Let's look an example, there is a sudden surge in order volume of a TV at an eCommerce company in the middle of the night. It's a contextual outlier because you wouldn't expect this high volume to occur outside daytime. Upon further inspection the business finds a pricing glitch where someone has entered the price of the TV as €6.99 rather than the actual price of €400. This example is actually a true story from Darty, a famous French electrical retailing company.

Types of Anomalies

Collective outliers

A group of data points are considered collective outliers when they are significantly different from the rest of the entire dateset. However each data point on its own wouldn't be considered anomalous in either a contextual or a global sense.
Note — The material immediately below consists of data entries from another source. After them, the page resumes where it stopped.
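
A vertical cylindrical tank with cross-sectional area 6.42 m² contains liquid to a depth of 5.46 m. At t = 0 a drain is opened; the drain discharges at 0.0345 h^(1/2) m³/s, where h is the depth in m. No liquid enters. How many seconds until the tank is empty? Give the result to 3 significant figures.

870 s

A dh/dt = −Q_out = −0.0345 √h.
Separate and integrate: 2(√h − √h₀) = −(0.0345/A) t.
Tank is empty when √h = 0: t_empty = 2A√h₀/0.0345.
t_empty = 2·6.42·√5.46/0.0345 = 12.840·2.3367/0.0345 = 869.65 s.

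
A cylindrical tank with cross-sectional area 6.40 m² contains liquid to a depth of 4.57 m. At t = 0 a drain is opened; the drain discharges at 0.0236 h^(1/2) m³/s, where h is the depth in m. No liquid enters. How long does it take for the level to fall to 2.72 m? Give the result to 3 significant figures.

A dh/dt = −Q_out = −0.0236 √h.
This is separable: 2 d(√h)/dt = −0.0236/A, so √h = √h₀ − (0.0236/(2A)) t.
t = 2A(√h₀ − √h)/0.0236 = 2·6.40·(√4.57 − √2.72)/0.0236
  = 12.800 × (2.1378 − 1.6492) / 0.0236 = 264.96 s.

265 s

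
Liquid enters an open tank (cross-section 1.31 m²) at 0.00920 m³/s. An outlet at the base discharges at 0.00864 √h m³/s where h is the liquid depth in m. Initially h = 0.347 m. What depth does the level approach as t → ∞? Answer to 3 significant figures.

1.13 m

A dh/dt = Q_in − 0.00864 √h. Steady state requires inflow = outflow:
Q_in = 0.00864 √h_ss ⇒ √h_ss = 0.00920/0.00864 = 1.0648.
h_ss = 1.0648² = 1.1338 m. (Since h₀ = 0.347 m < h_ss, the level will rise toward this value.)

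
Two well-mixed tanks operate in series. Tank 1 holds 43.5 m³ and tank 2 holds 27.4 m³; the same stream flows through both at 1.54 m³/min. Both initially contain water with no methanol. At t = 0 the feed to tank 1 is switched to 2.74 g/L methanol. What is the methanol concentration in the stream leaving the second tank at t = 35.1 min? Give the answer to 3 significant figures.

Each tank obeys Vᵢ dCᵢ/dt = Q(Cᵢ₋₁ − Cᵢ), so τᵢ = Vᵢ/Q.
τ₁ = 43.5/1.54 = 28.247 min; τ₂ = 27.4/1.54 = 17.792 min.
Solving the cascade with C₁(0)=C₂(0)=0 gives C₂(t) = C_in[1 − (τ₁ e^(−t/τ₁) − τ₂ e^(−t/τ₂))/(τ₁ − τ₂)].
At t = 35.1: e^(−t/τ₁) = 0.28863, e^(−t/τ₂) = 0.13907.
C₂ = 2.74·[1 − (28.247·0.28863 − 17.792·0.13907)/(10.455)] = 2.74·0.45685 = 1.2518 g/L.

1.25 g/L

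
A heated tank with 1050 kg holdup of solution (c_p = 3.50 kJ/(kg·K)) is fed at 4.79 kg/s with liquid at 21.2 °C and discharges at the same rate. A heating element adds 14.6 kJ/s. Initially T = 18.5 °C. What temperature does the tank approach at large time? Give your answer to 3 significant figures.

22.1 °C

First-law balance (no shaft work): M c_p dT/dt = ṁ c_p (T_in − T) + 14.6.
At steady state dT/dt = 0 ⇒ T_ss = T_in + Q̇/(ṁ c_p) = 21.2 + 14.6/(4.79·3.50) = 22.071 °C.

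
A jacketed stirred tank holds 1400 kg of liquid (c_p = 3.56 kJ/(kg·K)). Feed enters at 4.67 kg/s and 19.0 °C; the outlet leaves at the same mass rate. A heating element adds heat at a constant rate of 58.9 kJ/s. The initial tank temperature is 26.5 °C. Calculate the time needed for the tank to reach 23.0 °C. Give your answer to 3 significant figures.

647 s

M c_p dT/dt = ṁ c_p (T_in − T) + Q̇.
τ = M/ṁ = 299.79 s; T_ss = T_in + Q̇/(ṁ c_p) = 22.543 °C.
T(t) = T_ss + (T₀ − T_ss) e^(−t/τ). Set T = 23.0:
e^(−t/τ) = (23.0 − 22.543)/(26.5 − 22.543) = 0.11553
t = −299.79 · ln(0.11553) = 647.00 s.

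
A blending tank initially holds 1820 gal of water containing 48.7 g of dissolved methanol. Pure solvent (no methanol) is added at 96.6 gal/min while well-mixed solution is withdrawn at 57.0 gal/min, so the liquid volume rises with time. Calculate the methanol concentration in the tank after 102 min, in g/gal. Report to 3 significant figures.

Let m(t) be the amount of methanol. Volume: V(t) = V₀ + (Q_in − Q_out) t = 1820 + 39.600 t; V(102) = 5859.2 gal.
Species balance (pure solvent in): dm/dt = −Q_out · m/V(t).
Separate: dm/m = −Q_out dt/V(t) ⇒ ln(m/m₀) = −(Q_out/(Q_in−Q_out)) ln(V/V₀).
m = m₀ (V₀/V)^(Q_out/(Q_in−Q_out)) = 48.7 × (1820/5859.2)^(1.4394) = 9.0501 g.
C = m/V = 9.0501/5859.2 = 0.0015446 g/gal.

0.00154 g/gal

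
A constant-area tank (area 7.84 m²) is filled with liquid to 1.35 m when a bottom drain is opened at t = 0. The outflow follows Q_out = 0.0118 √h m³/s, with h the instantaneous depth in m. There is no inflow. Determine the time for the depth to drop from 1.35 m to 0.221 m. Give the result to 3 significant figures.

A dh/dt = −Q_out = −0.0118 √h.
Separate and integrate: 2(√h − √h₀) = −(0.0118/A) t.
t = 2A(√h₀ − √h)/0.0118 = 2·7.84·(√1.35 − √0.221)/0.0118
  = 15.680 × (1.1619 − 0.47011) / 0.0118 = 919.26 s.

919 s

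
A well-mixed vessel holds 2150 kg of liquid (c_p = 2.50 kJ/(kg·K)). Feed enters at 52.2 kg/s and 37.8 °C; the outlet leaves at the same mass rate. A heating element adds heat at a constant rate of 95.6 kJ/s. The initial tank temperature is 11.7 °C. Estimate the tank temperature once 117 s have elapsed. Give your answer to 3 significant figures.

37.0 °C

Energy balance: M c_p dT/dt = ṁ c_p (T_in − T) + 95.6.
τ = M/ṁ = 41.188 s; T_ss = T_in + Q̇/(ṁ c_p) = 37.8 + 95.6/(52.2·2.50) = 38.533 °C.
Integrating: T(t) = T_ss + (T₀ − T_ss) e^(−t/τ).
T(117) = 38.533 + (-26.833)·e^(−117/41.188) = 38.533 + (-26.833)·0.058388 = 36.966 °C.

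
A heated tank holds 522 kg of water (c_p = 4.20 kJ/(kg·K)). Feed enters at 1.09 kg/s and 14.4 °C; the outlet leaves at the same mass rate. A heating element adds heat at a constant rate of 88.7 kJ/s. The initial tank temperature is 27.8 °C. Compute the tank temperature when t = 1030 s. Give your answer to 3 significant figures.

33.1 °C

M c_p dT/dt = ṁ c_p (T_in − T) + Q̇.
Rearrange: dT/dt = (T_ss − T)/τ with τ = M/ṁ = 478.90 s and T_ss = T_in + Q̇/(ṁ c_p) = 33.775 °C.
This is linear first-order; T(t) = T_ss + (T₀ − T_ss) e^(−t/τ).
T(1030) = 33.775 + (-5.9753)·e^(−1030/478.90) = 33.775 + (-5.9753)·0.11639 = 33.080 °C.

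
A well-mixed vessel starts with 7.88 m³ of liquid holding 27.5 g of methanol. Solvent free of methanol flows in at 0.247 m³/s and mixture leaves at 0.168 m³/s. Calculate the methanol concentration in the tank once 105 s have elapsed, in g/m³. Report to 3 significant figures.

0.368 g/m³

Total volume: dV/dt = Q_in − Q_out = 0.079000 m³/s, so V(t) = 7.88 + 0.079000 t and V(105) = 16.175 m³.
No methanol enters, so dm/dt = −Q_out · (m/V).
Separate: dm/m = −Q_out dt/V(t) ⇒ ln(m/m₀) = −(Q_out/(Q_in−Q_out)) ln(V/V₀).
m = m₀ (V₀/V)^(Q_out/(Q_in−Q_out)) = 27.5 × (7.88/16.175)^(2.1266) = 5.9589 g.
C = m/V = 5.9589/16.175 = 0.36840 g/m³.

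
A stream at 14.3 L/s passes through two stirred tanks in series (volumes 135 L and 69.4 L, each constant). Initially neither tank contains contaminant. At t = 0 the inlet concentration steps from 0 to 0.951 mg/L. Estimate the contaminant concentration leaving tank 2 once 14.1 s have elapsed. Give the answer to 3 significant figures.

0.567 mg/L

Time constants: τᵢ = Vᵢ/Q for each well-mixed tank.
τ₁ = 135/14.3 = 9.4406 s; τ₂ = 69.4/14.3 = 4.8531 s.
Tank 1: C₁ = C_in(1 − e^(−t/τ₁)). Tank 2 (τ₁ ≠ τ₂): C₂ = C_in[1 − (τ₁ e^(−t/τ₁) − τ₂ e^(−t/τ₂))/(τ₁ − τ₂)].
At t = 14.1: e^(−t/τ₁) = 0.22457, e^(−t/τ₂) = 0.054731.
C₂ = 0.951·[1 − (9.4406·0.22457 − 4.8531·0.054731)/(4.5874)] = 0.951·0.59575 = 0.56656 mg/L.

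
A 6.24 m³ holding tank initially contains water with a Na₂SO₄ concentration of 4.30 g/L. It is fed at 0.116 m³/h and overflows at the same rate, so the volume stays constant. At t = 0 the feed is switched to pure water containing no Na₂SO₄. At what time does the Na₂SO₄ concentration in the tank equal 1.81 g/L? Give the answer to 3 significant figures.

Species balance on the tank: V dC/dt = Q(C_in − C), so τ = V/Q = 53.793 h.
C(t) = C_in + (C₀ − C_in) e^(−t/τ). Set C = 1.81 and solve for t:
e^(−t/τ) = (C − C_in)/(C₀ − C_in) = (1.81 − 0)/(4.30 − 0) = 0.42093
t = −τ ln(…) = 53.793 × 0.86529 = 46.547 h.

46.5 h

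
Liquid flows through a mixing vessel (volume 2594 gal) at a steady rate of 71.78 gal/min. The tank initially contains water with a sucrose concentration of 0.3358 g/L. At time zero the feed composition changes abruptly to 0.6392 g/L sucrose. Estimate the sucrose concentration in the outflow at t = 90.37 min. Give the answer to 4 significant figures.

Transient balance on the dissolved component: V dC/dt = Q(C_in − C).
Time constant τ = V/Q = 2594/71.78 = 36.1382 min.
This is linear first-order; C(t) = C_in + (C₀ − C_in) e^(−t/τ).
C(90.37) = 0.6392 + (0.3358 − 0.6392)·e^(−90.37/36.1382) = 0.6392 + (-0.303400)·0.0820294 = 0.614312 g/L.

0.6143 g/L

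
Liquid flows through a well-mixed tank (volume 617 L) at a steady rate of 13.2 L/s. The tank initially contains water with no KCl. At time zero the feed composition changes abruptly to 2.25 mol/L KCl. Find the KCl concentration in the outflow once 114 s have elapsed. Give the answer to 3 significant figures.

2.05 mol/L

Accumulation = in − out for the solute gives V dC/dt = Q(C_in − C).
Time constant τ = V/Q = 617/13.2 = 46.742 s.
C approaches C_in exponentially: C(t) = C_in + (C₀ − C_in) e^(−t/τ).
C(114) = 2.25 + (0 − 2.25)·e^(−114/46.742) = 2.25 + (-2.2500)·0.087257 = 2.0537 mol/L.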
Individually the time series behavior doesn't deviate significantly from the normal range however when when the time series are combined they indicate a bigger issue.

Let's take an example, imagine you're running an ad campaign. As your budget increases you will expect to see an increase in both impressions and ad clicks. However the actual result seen is an increase in the number of impressions but a decrease in the number of ad clicks. In this case either the increase in impressions or the drop in ad clicks is not abnormal but when they happen together it suggests that you have an issue with your campaign. Perhaps you are serving an empty ad or you're serving to the wrong audience.